North American Bowling News


Fast Start Carries Team Storn to Victory in Geico Summer Shootout

Team Storn: Pete Weber, Jason Belmonte, and Osku Palermaa (Photo courtesy PBA LLC)

CHICAGO (July 15, 2012) — After several rounds of grueling team competition, the Geico-sponsored Summer Shootout for 2012 came down to a "Baker Doubles" matchup between Storm's Pete Weber and Jason Belmonte vs. the Brunswick team of Chris Loschetter and Sean Rash. Weber and Belmonte started the championship match with six strikes and held on to edge Loschetter and Rash, 244-233, to win the Professional Bowlers Association Manufacturers Cup at 10pin Bowling Lounge.

Weber, Belmonte and teammate Osku Palermaa shared a $45,000 first prize.

Despite their perfect start in the title match, Weber and Belmonte couldn’t break away from the Brunswick duo. Rash and Loschetter followed Rash’s first-frame spare with their own string of five strikes to stay within 10 pins. After both teams converted single-pin spares in the seventh frame, Loschetter and Rash took the lead with back-to-back strikes while Weber and Belmonte posted back-to-back single-pin spares.

Weber, the reigning U.S. Open champion, threw a seven-count spare in the 10th frame, leaving the door open for Team Brunswick to lock up the title, but Loschetter left the 3-4-6-7 split on his first shot in the final frame and failed to convert the spare.

“As soon as I let it go, I knew it was bad,” Weber said of his shot in the 10th frame. “The main thing I had to do was forget about it, concentrate on making the spare and then fill the frame with a strike. As I’m getting older, I’m getting better at putting bad shots behind me and not dwelling on them as much as I used to.
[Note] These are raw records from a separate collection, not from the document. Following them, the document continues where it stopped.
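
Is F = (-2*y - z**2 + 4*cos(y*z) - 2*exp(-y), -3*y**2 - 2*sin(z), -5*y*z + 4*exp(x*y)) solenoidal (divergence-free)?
No, ∇·F = -11*y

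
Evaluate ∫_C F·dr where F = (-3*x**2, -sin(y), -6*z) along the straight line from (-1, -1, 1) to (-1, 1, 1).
0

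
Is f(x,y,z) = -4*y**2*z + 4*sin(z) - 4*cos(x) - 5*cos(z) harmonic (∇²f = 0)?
No, ∇²f = -8*z - 4*sin(z) + 4*cos(x) + 5*cos(z)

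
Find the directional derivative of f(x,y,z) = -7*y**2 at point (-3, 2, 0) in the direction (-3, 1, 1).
-28*sqrt(11)/11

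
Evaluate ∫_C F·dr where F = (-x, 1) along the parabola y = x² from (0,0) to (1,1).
1/2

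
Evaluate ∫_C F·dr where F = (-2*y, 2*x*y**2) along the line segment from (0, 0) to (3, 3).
63/2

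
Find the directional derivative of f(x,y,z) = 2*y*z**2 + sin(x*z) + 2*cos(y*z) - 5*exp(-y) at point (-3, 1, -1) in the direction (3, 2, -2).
sqrt(17)*(-8*E*sin(1) + 3*E*cos(3) + 10 + 12*E)*exp(-1)/17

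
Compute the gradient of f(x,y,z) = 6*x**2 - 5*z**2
(12*x, 0, -10*z)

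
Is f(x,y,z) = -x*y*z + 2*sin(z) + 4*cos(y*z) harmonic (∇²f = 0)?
No, ∇²f = -4*y**2*cos(y*z) - 4*z**2*cos(y*z) - 2*sin(z)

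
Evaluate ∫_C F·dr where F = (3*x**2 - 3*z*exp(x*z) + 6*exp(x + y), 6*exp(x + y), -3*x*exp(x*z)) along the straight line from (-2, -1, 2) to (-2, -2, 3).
3*(-2*exp(3) - 1 + 3*exp(2))*exp(-6)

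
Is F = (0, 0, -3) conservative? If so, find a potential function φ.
Yes, F is conservative. φ = -3*z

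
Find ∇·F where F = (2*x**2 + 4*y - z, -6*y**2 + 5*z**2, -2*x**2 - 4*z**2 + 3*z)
4*x - 12*y - 8*z + 3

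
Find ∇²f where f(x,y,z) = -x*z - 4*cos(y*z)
4*(y**2 + z**2)*cos(y*z)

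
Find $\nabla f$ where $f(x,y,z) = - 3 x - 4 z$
(-3, 0, -4)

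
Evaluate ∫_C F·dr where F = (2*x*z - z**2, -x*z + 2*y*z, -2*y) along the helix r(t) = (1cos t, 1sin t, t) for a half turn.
-8 + 3*pi**2/4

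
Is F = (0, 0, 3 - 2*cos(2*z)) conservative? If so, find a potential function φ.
Yes, F is conservative. φ = 3*z - sin(2*z)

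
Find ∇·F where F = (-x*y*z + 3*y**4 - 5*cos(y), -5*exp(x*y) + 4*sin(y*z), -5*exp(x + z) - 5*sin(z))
-5*x*exp(x*y) - y*z + 4*z*cos(y*z) - 5*exp(x + z) - 5*cos(z)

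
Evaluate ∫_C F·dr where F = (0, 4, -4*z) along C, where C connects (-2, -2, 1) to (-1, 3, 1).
20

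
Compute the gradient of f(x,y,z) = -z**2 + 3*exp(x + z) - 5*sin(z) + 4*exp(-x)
((3*exp(2*x + z) - 4)*exp(-x), 0, -2*z + 3*exp(x + z) - 5*cos(z))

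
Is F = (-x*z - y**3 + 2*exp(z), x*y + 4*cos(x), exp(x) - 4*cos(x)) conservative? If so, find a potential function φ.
No, ∇×F = (0, -x - exp(x) + 2*exp(z) - 4*sin(x), 3*y**2 + y - 4*sin(x)) ≠ 0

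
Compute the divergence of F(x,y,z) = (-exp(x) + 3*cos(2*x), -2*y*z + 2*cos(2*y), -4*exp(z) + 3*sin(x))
-2*z - exp(x) - 4*exp(z) - 6*sin(2*x) - 4*sin(2*y)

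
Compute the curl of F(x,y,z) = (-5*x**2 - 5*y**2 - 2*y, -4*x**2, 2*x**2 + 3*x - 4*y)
(-4, -4*x - 3, -8*x + 10*y + 2)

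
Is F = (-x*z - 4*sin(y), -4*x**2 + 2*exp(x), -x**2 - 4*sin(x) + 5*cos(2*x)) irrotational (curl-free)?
No, ∇×F = (0, x + 10*sin(2*x) + 4*cos(x), -8*x + 2*exp(x) + 4*cos(y))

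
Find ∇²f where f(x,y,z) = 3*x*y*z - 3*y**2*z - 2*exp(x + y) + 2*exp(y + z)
-6*z - 4*exp(x + y) + 4*exp(y + z)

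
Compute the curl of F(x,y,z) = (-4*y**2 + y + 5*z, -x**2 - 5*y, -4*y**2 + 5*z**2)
(-8*y, 5, -2*x + 8*y - 1)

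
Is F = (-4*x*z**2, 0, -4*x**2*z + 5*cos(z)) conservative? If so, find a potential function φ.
Yes, F is conservative. φ = -2*x**2*z**2 + 5*sin(z)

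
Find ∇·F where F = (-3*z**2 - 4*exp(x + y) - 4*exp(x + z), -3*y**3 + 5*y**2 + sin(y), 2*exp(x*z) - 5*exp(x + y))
2*x*exp(x*z) - 9*y**2 + 10*y - 4*exp(x + y) - 4*exp(x + z) + cos(y)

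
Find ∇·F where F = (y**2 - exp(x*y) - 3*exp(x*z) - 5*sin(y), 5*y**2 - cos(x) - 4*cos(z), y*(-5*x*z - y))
-5*x*y - y*exp(x*y) + 10*y - 3*z*exp(x*z)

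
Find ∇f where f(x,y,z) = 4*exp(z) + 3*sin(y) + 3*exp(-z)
(0, 3*cos(y), 7*sinh(z) + cosh(z))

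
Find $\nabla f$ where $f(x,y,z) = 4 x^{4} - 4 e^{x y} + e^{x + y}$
(16*x**3 - 4*y*exp(x*y) + exp(x + y), -4*x*exp(x*y) + exp(x + y), 0)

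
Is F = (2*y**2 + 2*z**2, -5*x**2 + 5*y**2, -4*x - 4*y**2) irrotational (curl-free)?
No, ∇×F = (-8*y, 4*z + 4, -10*x - 4*y)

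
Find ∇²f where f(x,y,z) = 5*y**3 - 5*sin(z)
30*y + 5*sin(z)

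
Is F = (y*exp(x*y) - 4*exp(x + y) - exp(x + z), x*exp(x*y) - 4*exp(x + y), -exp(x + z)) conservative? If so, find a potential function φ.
Yes, F is conservative. φ = exp(x*y) - 4*exp(x + y) - exp(x + z)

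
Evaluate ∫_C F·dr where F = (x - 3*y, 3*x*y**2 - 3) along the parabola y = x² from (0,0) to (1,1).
-37/14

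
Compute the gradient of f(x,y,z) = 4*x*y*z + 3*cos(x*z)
(z*(4*y - 3*sin(x*z)), 4*x*z, x*(4*y - 3*sin(x*z)))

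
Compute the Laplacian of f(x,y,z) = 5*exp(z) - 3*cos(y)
5*exp(z) + 3*cos(y)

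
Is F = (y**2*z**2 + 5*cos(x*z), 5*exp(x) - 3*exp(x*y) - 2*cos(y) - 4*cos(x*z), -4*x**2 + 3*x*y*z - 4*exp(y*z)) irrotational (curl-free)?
No, ∇×F = (3*x*z - 4*x*sin(x*z) - 4*z*exp(y*z), -5*x*sin(x*z) + 8*x + 2*y**2*z - 3*y*z, -2*y*z**2 - 3*y*exp(x*y) + 4*z*sin(x*z) + 5*exp(x))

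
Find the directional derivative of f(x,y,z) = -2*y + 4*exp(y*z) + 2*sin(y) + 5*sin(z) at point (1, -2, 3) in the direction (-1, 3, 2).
sqrt(14)*(5*exp(6)*cos(3) + 3*(-1 + cos(2))*exp(6) + 10)*exp(-6)/7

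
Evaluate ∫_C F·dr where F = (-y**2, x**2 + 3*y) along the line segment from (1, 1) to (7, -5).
-120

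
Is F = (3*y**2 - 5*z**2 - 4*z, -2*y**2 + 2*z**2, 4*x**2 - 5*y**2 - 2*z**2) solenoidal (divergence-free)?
No, ∇·F = -4*y - 4*z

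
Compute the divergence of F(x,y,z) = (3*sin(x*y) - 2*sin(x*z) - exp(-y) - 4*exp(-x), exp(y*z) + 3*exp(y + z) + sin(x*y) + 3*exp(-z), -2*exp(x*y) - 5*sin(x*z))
x*cos(x*y) - 5*x*cos(x*z) + 3*y*cos(x*y) + z*exp(y*z) - 2*z*cos(x*z) + 3*exp(y + z) + 4*exp(-x)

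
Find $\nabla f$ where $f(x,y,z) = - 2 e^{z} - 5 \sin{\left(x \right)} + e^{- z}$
(-5*cos(x), 0, -sinh(z) - 3*cosh(z))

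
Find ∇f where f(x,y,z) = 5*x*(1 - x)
(5 - 10*x, 0, 0)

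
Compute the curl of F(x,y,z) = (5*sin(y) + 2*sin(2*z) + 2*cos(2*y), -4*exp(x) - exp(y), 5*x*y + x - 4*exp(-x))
(5*x, -5*y + 4*cos(2*z) - 1 - 4*exp(-x), -4*exp(x) + 4*sin(2*y) - 5*cos(y))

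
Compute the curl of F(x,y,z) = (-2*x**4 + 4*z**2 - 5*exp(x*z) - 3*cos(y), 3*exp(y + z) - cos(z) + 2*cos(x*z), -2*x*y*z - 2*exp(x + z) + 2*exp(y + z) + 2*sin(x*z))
(-2*x*z + 2*x*sin(x*z) - exp(y + z) - sin(z), -5*x*exp(x*z) + 2*y*z - 2*z*cos(x*z) + 8*z + 2*exp(x + z), -2*z*sin(x*z) - 3*sin(y))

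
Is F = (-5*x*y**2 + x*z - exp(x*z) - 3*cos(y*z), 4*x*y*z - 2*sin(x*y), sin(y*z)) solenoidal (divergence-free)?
No, ∇·F = 4*x*z - 2*x*cos(x*y) - 5*y**2 + y*cos(y*z) - z*exp(x*z) + z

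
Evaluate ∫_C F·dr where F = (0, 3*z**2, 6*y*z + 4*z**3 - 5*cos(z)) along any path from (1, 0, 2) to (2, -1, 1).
-18 - 5*sin(1) + 5*sin(2)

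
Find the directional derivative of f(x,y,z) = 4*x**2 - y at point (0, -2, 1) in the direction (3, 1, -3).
-sqrt(19)/19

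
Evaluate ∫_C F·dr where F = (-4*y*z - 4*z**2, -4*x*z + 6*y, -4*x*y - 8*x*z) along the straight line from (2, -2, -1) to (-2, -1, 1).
15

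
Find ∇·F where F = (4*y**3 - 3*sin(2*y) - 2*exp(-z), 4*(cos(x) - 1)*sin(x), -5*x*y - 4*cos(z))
4*sin(z)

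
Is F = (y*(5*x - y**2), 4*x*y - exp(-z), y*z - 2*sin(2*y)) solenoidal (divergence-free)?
No, ∇·F = 4*x + 6*y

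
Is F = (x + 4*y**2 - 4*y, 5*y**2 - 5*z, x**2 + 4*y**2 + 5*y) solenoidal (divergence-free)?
No, ∇·F = 10*y + 1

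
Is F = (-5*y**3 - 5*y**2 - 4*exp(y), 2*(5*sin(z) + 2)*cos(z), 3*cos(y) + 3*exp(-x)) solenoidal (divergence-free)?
Yes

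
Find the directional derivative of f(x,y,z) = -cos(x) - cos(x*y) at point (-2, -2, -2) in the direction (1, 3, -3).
-sqrt(19)*(8*sin(4) + sin(2))/19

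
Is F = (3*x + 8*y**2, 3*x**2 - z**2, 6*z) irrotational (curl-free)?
No, ∇×F = (2*z, 0, 6*x - 16*y)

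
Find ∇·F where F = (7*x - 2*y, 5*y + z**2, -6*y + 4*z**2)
8*z + 12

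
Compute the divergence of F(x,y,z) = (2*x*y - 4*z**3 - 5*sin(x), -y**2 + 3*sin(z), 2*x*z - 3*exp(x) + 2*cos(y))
2*x - 5*cos(x)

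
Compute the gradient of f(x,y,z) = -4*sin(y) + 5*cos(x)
(-5*sin(x), -4*cos(y), 0)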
‘I had to keep in the back of my mind that anything can happen, that it wasn’t over,” Weber added. “(Loschetter) threw a bad shot but it was a split he could have picked up. Sometimes you’d rather be lucky than good, and this was one of those days.”

“The cruel but beautiful thing about being the top qualifier is that it can be a curse or a blessing because it’s only one game that determines your fate,” Belmonte said. “You don’t have the benefit of experiencing competition on the TV pair. Our strategy throughout the tournament was to pick the lane that we felt comfortable with and stick with it, and that’s what helped us match up our equipment with this surface.”

After qualifying third for the finals, Rash and Loschetter defeated Track’s Mika Koivuniemi and Mike Fagan, 256-235, and 900 Global’s Missy Parkin and Brian Voss, 235-184, to advance to the championship match. Koivuniemi and Fagan eliminated Columbia 300’s Dan MacLelland and Chris Barnes, 236-222, in the opening match after the Columbia 300 players won the Eliminator Doubles Shootout round to claim the fifth spot in the stepladder finals.